The thought sent an unexpected pang through me, but I shoved it away. “You’ve seen it,” I said impatiently. “What’ll you give?”

But Sol’s beady eye was no longer fixed on the ring. The legs on his stool hit the floor with a thump and he wheezed out a breath through his missing front teeth. “Where did ye get that?”

He was staring in disbelief at the staff in my hand. The long piece of wood was ebony dark, cured by centuries of careful handling. It felt satiny smooth under my touch, with a faint tingle where my fingers rested. I couldn’t blame him for his surprise; it wasn’t every day that an ancient Druid weapon was spotted in the hand of a dirty thief.

Of course, until a few days ago, it had been in worse ones. One of the mages serving as gaolers had taken it from its rightful owner, a leader of one of the great covens. He had died soon thereafter, in the fighting that had led to my escape, and I’d somehow ended up with it. I was a thief, but this I would have returned, had there been anyone left with a right to it. But the Old Mother had died in gaol, and the covens were scattered and broken, their leaders dead or in hiding.

Like the staff, coven witches were becoming a rarity in England.

“The Circle confiscated it from one of their prisoners,” I said tersely. “I confiscated it from them.”

As usual, Sol didn’t ask for specifics. “What’re ye wanting for it?”

“I’m here to trade for the ring.”

“I c’n buy rings anywhere. I want the staff.”

“You’ll take the ring or nothing.”

“Nothing then.” He carelessly tossed the ring back at me.

“I’ll go elsewhere,” I warned. “It’s a good quality stone, no visible flaws. Plenty of people—”

“Will turn ye into the Circle and collect the reward, which is more than the ring is worth,” he finished for me. “Ye’re a wanted woman, Gillian. Not one ter be making threats.”

And they called me the thief.

The staff was a treasure of my people; it deserved a better fate than this. But I didn’t have a people anymore, nor a family, save one. And her safety was worth any price.

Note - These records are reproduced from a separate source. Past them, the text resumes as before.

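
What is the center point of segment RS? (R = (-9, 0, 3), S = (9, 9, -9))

M = ((x₁+x₂)/2, (y₁+y₂)/2, (z₁+z₂)/2)
  = ((-9 + 9)/2, (0 + 9)/2, (3 - 9)/2)
  = (0/2, 9/2, -6/2)
  = (0, 4.5, -3)

(0, 4.5, -3)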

“What’ll you give?” I asked harshly.

“What’ll ye take?”

I’d have preferred to discuss that somewhere other than the doorway, but the ribald party going on inside made that impossible. I waited while a couple of men came in. One was promptly allowed inside; the other, a curly-haired sailor type, paused just beyond the thresh hold, cursing and wiping the remains of someone’s dinner off his boot.

“A license to travel, for me and Elinor,” I said quickly, referring to my daughter. “Money—enough to make a decent start elsewhere. And safe passage to the continent.”

The wily old man contemplated this for a minute, while I watched the patterns the firelight painted on the floor and tried not to look as desperate as I felt. Despite what he seemed to think, this wasn’t the only place in town to make a sale. But I didn’t know how many of those establishments the Circle’s men might be watching.